31 Mayıs 2008 Cumartesi

Doro - Force Majeure (1989)



Warlock grubu dağıldıktan sonra Doro solo çalışmalarına başlamış ve bu ilk albümle daha hard rock sounduna kaymış. Peki nasıl olmuş? Tek tek her parça idare eder iken albümü tümden dinlemek insana pek haz vermiyor. Warlock'un son albümünden biraz daha yavaşlayıp hard rocka çubuğu bükmesi dışında pek de farklı bir hava yansıtamaması sebep olabilir, bilemiyorum. Kesin bildiğim bir şey varsa World Gone Wild biraz yaklaşsa dahi metal marşı sınıfında sayabileceğimiz parçanın bu albümde eksik oluşu.
Sert ve dinamik Angels With Dirty Faces, aslında cover olan A Whiter Shade of Pale, piyano eşliğinde bir tutam balad Beyond the Trees ve ikinci tutam balad River Of Tears diğer öne çıkan parçalar.

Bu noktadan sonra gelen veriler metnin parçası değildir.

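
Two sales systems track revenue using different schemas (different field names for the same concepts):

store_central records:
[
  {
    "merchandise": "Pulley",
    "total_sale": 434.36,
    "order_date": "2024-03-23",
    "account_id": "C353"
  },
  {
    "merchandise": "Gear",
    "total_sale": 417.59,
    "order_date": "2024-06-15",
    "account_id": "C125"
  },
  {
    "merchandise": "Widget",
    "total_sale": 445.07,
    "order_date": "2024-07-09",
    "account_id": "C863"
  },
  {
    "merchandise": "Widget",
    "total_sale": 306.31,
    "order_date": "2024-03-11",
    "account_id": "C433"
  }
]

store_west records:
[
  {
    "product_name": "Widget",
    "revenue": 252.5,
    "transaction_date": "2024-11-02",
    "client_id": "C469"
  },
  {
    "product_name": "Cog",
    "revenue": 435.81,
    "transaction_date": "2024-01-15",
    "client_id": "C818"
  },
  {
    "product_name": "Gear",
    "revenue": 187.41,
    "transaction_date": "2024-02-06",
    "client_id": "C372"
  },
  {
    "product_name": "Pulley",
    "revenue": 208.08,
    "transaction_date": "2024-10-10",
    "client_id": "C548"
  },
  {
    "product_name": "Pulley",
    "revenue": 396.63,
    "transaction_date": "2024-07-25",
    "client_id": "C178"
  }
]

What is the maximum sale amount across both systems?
445.07

Reconcile: "total_sale" (store_central) = "revenue" (store_west) = sale amount

Maximum in store_central: 445.07
Maximum in store_west: 435.81

Overall maximum: max(445.07, 435.81) = 445.07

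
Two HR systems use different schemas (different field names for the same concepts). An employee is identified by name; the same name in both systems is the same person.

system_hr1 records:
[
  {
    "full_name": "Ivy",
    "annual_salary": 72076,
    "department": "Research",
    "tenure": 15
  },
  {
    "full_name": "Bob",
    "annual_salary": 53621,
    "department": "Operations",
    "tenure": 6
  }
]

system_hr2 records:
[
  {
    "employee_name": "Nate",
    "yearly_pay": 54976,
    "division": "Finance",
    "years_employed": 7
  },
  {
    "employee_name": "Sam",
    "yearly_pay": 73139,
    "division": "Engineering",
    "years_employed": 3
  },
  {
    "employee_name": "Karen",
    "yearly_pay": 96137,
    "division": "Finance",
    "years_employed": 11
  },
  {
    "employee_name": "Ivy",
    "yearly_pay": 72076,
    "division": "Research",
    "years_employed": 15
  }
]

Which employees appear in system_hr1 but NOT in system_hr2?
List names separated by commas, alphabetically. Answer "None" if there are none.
Bob

Schema mapping: "full_name" (system_hr1) = "employee_name" (system_hr2) = employee name

Names in system_hr1: ['Bob', 'Ivy']
Names in system_hr2: ['Ivy', 'Karen', 'Nate', 'Sam']

In system_hr1 but not system_hr2: ['Bob']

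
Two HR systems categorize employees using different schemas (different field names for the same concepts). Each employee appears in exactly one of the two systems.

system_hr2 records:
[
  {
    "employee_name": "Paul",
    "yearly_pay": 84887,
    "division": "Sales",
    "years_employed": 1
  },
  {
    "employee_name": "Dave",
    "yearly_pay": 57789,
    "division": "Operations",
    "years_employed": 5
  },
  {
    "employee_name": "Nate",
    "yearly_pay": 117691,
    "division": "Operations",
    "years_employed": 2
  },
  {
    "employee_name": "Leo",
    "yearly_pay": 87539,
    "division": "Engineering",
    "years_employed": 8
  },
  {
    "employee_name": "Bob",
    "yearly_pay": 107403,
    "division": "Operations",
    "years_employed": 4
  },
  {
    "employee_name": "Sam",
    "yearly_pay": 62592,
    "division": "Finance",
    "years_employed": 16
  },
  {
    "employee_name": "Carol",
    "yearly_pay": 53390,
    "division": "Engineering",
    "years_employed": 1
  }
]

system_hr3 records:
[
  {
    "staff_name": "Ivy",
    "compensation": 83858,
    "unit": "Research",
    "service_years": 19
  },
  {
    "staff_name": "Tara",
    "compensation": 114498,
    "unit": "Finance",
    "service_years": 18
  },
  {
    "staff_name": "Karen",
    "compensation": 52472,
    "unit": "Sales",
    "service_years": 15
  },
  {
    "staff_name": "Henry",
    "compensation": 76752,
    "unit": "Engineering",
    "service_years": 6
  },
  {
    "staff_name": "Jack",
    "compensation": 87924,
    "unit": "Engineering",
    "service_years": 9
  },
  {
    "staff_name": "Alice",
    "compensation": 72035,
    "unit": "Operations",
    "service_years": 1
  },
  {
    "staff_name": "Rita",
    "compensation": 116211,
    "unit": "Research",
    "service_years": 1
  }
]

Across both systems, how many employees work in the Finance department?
2

Schema mapping: "division" (system_hr2) = "unit" (system_hr3) = department

Finance employees in system_hr2: 1
Finance employees in system_hr3: 1

Total in Finance: 1 + 1 = 2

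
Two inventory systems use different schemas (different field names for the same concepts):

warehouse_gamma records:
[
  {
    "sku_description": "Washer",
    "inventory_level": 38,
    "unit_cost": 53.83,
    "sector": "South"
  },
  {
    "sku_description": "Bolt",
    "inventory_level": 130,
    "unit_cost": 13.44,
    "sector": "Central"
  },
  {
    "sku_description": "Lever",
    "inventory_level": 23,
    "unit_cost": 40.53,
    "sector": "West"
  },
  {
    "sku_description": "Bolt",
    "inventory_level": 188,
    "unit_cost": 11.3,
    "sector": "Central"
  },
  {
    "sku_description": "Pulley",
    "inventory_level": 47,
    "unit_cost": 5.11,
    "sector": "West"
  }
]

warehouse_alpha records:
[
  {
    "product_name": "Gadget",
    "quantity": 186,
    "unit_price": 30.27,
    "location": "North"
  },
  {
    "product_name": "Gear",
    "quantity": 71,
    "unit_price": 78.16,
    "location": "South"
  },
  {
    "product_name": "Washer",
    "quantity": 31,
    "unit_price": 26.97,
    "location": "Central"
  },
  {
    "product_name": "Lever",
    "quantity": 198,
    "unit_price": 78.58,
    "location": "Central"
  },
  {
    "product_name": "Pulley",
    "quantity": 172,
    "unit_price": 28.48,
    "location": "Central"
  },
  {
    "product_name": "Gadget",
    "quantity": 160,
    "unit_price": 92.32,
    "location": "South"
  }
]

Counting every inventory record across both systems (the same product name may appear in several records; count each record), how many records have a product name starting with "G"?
3

Schema mapping: "sku_description" (warehouse_gamma) = "product_name" (warehouse_alpha) = product name

Records with product name starting with "G" in warehouse_gamma: 0
Records with product name starting with "G" in warehouse_alpha: 3

Total: 0 + 3 = 3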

Kısacası albüm içinde baladlar, orta tempolu ve dinamik parçalar ile değişkenlik olsa da yaratıcılık eksik.
(7,0/10)

30 Mayıs 2008 Cuma

R.E.Wycherley - Antik Çağda Kentler Nasıl Kuruldu?

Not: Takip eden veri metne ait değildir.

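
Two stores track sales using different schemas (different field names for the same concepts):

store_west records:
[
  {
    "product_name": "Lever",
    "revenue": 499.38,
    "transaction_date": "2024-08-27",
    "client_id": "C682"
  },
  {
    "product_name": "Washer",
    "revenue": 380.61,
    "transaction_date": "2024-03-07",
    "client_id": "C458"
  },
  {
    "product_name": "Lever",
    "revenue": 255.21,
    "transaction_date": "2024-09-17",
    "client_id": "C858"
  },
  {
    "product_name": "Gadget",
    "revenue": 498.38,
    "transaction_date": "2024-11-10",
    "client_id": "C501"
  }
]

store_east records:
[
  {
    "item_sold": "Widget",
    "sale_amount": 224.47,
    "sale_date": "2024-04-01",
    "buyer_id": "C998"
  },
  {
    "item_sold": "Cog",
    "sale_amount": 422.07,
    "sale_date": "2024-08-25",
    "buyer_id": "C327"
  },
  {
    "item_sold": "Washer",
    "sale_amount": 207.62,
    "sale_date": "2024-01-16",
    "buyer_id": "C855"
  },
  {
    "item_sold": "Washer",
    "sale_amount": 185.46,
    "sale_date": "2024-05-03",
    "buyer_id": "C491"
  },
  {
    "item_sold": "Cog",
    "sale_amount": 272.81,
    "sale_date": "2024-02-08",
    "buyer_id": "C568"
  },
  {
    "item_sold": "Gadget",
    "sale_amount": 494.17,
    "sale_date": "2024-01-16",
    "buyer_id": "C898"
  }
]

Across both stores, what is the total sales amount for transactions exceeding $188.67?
3254.72

Schema mapping: "revenue" (store_west) = "sale_amount" (store_east) = sale amount

Sum of sales > $188.67 in store_west: 1633.58
Sum of sales > $188.67 in store_east: 1621.14

Total: 1633.58 + 1621.14 = 3254.72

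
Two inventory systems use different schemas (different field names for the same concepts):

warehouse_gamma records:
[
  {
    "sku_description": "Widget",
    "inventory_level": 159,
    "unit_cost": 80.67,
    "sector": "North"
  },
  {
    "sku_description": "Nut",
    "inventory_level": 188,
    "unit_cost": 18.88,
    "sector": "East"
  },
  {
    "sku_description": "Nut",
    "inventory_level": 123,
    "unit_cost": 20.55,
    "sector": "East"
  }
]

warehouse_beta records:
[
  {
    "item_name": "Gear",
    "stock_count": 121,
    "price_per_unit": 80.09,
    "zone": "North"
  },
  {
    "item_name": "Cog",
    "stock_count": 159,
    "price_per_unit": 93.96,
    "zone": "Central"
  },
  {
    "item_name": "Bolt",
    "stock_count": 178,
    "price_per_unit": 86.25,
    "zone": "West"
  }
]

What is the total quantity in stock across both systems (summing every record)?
928

To reconcile these schemas, identify the field holding the quantity in stock in each system:
1. In warehouse_gamma it is "inventory_level"
2. In warehouse_beta it is "stock_count"

From warehouse_gamma: 159 + 188 + 123 = 470
From warehouse_beta: 121 + 159 + 178 = 458

Total: 470 + 458 = 928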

İsmi ile ilk kentlerin kuruluş aşamalarını sosyolojik açıdan inceleyecek izlenimi verse de, en azından beni hayalkırıklığına uğratacak ders kitabı niteliğini aşamayan sıkıcı bir kitap. Bir yorumun son cümleleri olması gerekirdi mantıken. Ama Eski Yunan , pardon Hellen , kültürüne obsesif derecede hayran ( Arkeoloji alanındaki kuvvetli Avrupa romantizmi sebebiyle bir nebze makul görülebilir) bir yazarın kaleminden 1950'lerde çıkan ve konusu kabataslak eski Yunan kent planlamacılığı ve yapı çeşitleri olan, bazı kalitesiz fotoğraflarla ve planlarla süslü bu kitabı zevk alarak okuyabilmek ve yorumlayabilmek hiç de mantıklı değil. Şunu da itiraf etmeliyimki kitapta bahsi geçen , eski Yunan kentlerindeki stoa olarak adlandırılan yapılar gerçekten ilgi çekici. Tez İstanbul caddelerine çift taraflı olarak istiyoruz.

24 Mayıs 2008 Cumartesi

Tad Williams - The Dragonbone Chair (Memory,Sorrow & Thorn - part1)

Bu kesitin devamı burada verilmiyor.